DateLine: 22nd January 2008
At the time of his signing by Glamorgan, Jason Gillespie was the fifth highest wicket taker in Test cricket for Australia, with a career tally of 259 wickets from his 71 appearances for his country.
He burst onto the Test scene with a haul of 7 for 37 against England in the Ashes Test of 1997 at Headingley, but his subsequent career at international level was plagued by a series of niggling injuries, including stress fractures in the back, hip twinges, various side and shoulder strains, torn calf and groin muscles, hamstring twinges, and a broken right leg. But after recovering from all of these he was an ever-present in the Australian side from November 2002 through to the Ashes tour of England in 2005.

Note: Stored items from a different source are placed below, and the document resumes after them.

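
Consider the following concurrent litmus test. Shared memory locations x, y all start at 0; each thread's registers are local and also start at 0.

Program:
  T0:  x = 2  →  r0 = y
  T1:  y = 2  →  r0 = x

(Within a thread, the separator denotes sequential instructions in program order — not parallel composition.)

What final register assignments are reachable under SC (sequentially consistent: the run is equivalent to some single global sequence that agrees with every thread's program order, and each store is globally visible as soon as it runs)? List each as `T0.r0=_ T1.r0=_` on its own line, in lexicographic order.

T0.r0=0 T1.r0=2
T0.r0=2 T1.r0=0
T0.r0=2 T1.r0=2

outcome vector order: (T0.r0,T1.r0)
|SC outcomes| = 3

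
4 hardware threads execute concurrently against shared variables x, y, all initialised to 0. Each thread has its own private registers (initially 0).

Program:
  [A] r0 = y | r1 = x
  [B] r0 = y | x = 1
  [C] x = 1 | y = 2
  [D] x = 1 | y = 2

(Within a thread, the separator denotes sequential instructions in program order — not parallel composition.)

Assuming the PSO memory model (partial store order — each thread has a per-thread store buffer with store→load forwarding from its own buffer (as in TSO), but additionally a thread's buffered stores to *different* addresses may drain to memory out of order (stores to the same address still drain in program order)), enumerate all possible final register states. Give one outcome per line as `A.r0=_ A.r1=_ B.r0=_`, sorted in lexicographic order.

A.r0=0 A.r1=0 B.r0=0
A.r0=0 A.r1=0 B.r0=2
A.r0=0 A.r1=1 B.r0=0
A.r0=0 A.r1=1 B.r0=2
A.r0=2 A.r1=0 B.r0=0
A.r0=2 A.r1=0 B.r0=2
A.r0=2 A.r1=1 B.r0=0
A.r0=2 A.r1=1 B.r0=2

outcome vector order: (A.r0,A.r1,B.r0)
|PSO outcomes| = 8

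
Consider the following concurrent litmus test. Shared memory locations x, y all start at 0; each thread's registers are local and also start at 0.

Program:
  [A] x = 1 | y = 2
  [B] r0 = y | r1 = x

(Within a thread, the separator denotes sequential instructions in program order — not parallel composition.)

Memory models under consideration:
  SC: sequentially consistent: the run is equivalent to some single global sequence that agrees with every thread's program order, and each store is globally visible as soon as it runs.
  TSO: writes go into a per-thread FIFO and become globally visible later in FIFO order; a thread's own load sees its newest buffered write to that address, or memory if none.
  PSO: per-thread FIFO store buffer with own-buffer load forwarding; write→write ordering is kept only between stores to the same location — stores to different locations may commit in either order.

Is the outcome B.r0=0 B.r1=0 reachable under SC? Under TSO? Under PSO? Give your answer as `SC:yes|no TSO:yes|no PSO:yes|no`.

SC:yes TSO:yes PSO:yes

outcome vector order: (B.r0,B.r1)
SC: 3 outcomes — {0/0; 0/1; 2/1}
TSO: 3 outcomes — {0/0; 0/1; 2/1}
PSO: 4 outcomes — {0/0; 0/1; 2/0; 2/1}
target 0/0 ∈ {SC,TSO,PSO}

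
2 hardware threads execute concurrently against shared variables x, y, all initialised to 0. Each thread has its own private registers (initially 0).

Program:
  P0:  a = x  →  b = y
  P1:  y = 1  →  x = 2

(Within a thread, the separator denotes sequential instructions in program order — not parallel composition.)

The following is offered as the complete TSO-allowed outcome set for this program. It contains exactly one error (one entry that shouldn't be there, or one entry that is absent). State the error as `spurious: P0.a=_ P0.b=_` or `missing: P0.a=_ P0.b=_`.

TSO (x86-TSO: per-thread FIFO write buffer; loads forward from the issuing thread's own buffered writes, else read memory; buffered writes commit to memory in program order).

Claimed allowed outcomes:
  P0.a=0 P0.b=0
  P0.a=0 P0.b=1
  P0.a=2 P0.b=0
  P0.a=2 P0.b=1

outcome vector order: (P0.a,P0.b)
TSO (3): <0 0>; <0 1>; <2 1>
claimed∖TSO = {<2 0>}

spurious: P0.a=2 P0.b=0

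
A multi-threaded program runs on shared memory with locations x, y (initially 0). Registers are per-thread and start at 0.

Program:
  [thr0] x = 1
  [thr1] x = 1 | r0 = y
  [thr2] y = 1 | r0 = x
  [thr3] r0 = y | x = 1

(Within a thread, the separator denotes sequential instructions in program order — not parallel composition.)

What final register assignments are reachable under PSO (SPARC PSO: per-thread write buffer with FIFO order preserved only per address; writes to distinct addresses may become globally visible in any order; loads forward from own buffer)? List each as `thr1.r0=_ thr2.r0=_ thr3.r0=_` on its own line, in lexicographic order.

thr1.r0=0 thr2.r0=0 thr3.r0=0
thr1.r0=0 thr2.r0=0 thr3.r0=1
thr1.r0=0 thr2.r0=1 thr3.r0=0
thr1.r0=0 thr2.r0=1 thr3.r0=1
thr1.r0=1 thr2.r0=0 thr3.r0=0
thr1.r0=1 thr2.r0=0 thr3.r0=1
thr1.r0=1 thr2.r0=1 thr3.r0=0
thr1.r0=1 thr2.r0=1 thr3.r0=1

outcome vector order: (thr1.r0,thr2.r0,thr3.r0)
|PSO outcomes| = 8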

During this time he formed a potent partnership with Glenn McGrath, and blossomed into one half of Australia's most statistically successful new ball pairing. With a short and economical run up, one of his great assets is control and an ability to place the ball precisely where he wants to place it, always with the seam upright, coupled with the priceless ability of being able to make the ball move both ways. Another of his assets is tenacity, with the man from South Australia always being prepared to bowl long spells. This never say die attitude was also evident in a remarkable innings against Bangladesh at Chittagong in April 2006. Coming in as night-watchman, Gillespie defied the home attack for 574 minutes and 425 balls as he recorded a magnificent, unbeaten 201, the highest score by a nightwatchman in the history of Test cricket.

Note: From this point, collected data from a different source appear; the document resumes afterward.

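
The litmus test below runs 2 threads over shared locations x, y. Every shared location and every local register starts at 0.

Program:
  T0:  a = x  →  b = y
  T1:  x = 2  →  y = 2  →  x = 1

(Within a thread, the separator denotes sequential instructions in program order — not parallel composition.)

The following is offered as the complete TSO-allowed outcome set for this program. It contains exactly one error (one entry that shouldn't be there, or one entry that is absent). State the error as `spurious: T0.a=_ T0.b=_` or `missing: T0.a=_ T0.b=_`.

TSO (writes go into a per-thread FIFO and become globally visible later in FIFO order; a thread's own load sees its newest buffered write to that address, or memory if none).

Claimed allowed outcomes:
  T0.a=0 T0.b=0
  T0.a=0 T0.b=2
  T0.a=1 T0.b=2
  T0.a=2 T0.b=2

missing: T0.a=2 T0.b=0

outcome vector order: (T0.a,T0.b)
TSO: 5 outcomes — {<0 0> <0 2> <1 2> <2 0> <2 2>}
TSO∖claimed = {<2 0>}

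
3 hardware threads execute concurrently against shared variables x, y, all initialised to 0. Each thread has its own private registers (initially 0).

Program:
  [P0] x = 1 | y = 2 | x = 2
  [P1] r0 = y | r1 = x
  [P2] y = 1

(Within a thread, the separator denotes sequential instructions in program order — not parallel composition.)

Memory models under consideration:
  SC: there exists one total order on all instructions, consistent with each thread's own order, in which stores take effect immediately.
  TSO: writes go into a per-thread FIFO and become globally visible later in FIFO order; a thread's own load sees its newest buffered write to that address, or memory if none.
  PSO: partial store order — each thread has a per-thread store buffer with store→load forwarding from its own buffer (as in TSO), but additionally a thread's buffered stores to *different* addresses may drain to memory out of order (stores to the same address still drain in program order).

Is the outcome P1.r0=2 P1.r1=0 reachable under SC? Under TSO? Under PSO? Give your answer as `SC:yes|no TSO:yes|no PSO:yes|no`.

outcome vector order: (P1.r0,P1.r1)
[SC] allowed = {(0,0); (0,1); (0,2); (1,0); (1,1); (1,2); (2,1); (2,2)}
[TSO] allowed = {(0,0); (0,1); (0,2); (1,0); (1,1); (1,2); (2,1); (2,2)}
[PSO] allowed = {(0,0); (0,1); (0,2); (1,0); (1,1); (1,2); (2,0); (2,1); (2,2)}
target (2,0) ∈ {PSO}

SC:no TSO:no PSO:yes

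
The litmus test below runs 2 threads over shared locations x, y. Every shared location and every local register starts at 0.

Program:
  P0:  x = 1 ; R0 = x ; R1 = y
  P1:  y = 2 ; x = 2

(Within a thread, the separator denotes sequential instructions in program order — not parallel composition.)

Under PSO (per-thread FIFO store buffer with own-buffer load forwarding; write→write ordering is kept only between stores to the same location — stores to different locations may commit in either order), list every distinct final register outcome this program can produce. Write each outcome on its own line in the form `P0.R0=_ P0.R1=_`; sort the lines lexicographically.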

This proved to also be his final appearance in Test cricket, and after his career-best innings, he joined Yorkshire for the 2006 season. He returned the following season, and added another century, his third in all, to his tally. With the ECB regulations changing to just overseas player for 2008, Yorkshire opted for Pakistani Rana Naved, and Gillespie opted to join Glamorgan.
His capture by the Welsh county delighted their Cricket Manager Matthew Maynard who said "Jason is a proven performer at international level, and he is just the sort of experienced bowler we were looking for to spearhead our attack. He will also be an important influence on some of the developing players in the dressing room."
"Jason has enjoyed plenty of success with the ball, as well as with the bat, and given his wealth of experience with Australia, he has plenty to offer us. I view his signing being very similar to that of Michael Kasprowicz a few years ago. I know Jason very well from my own time in international cricket. He's a top bloke and I know that he will fit in very well into our dressing room."
Jason Gillespie added "I'm really excited about heading to Cardiff and my family love the place too. I'm also aware of the massive changes the ground at Cardiff has undergone over the past year, which is really exciting. I can't wait to get stuck in and help Glamorgan be as successful as they can be in a new era under Matthew Maynard."
Jason duly played in 13 Championship matches and the same number of one-day games for the Welsh county in 2008, taking 39 wickets, including a haul of 5/13 in the Pro40 League victory over Warwickshire. `Dizzy` proved to be a reliable and accurate performer with the ball, and a lower order batsman who could put bat to ball, as shown by several lusty innings during what proved to be his final summer of first-class cricket, with Jason announcing in September 2008 that he was retiring from the first-class game. The great grandson of a Kamilaroi warrior, Gillespie will occupy a special place in Australian cricket history as the first acknowledged Aboriginal Test cricketer.